First Class Yesterday
It went well--and when I returned home, I had to take a nap. My wife refers to teaching as "performance," and it really is true--at least if you are teaching well. It is very easy to cover all the required material--and bore the wits out of the students, like the economics teacher that Ben Stein plays in Ferris Bueller's Day Off. Teaching well (or at least teaching better than that the teacher that Ben Stein plays with such ferocious deadpan) requires asking questions of the students. This has the following consequences:
1. sees how much they retained of the assigned reading;
2. subtly embarrasses those who didn't do the assigned reading into being better prepared for the next class;
3. breaks up what would otherwise be a somewhat monotonous lecture (no matter how effective a speaker you are).

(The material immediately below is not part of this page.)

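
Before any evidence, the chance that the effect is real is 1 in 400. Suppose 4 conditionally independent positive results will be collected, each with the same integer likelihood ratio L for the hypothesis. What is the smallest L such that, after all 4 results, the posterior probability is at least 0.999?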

It also means telling stories that illustrates the theoretical points, and that thus engage the natural desire to be entertained. (And if sometimes you get a little off-topic to satisfy student curiosity--such as about free blacks in antebellum America--that's okay, too). When I was explaining the gap between the "responsible party" model of political parties, and the more realistic evidence of how political parties operate, I explained how political parties are coalitions of interest groups--and then told them how and why social conservatives and some substantial fraction of trade union workers moved from the Democratic to Republican parties in the period 1975-2000.
I didn't feel that the textbook gave enough weight to the role of bribery in making government operate, so I recounted some of the successes of the FBI Public Integrity Unit, and California State Senator Paul Carpenter's truly hilarious, "I'm too smart for the FBI to catch" on the FBI's undercover surveillance audio. (Carpenter, along with State Senators Montoya and Robbins, was convicted, and sent to prison.)
Anyway, the net result of being on my feet for a little under four hours, being animated and interesting, was an aching right ankle and a need for sleep. A small price to play to enlighten and educate!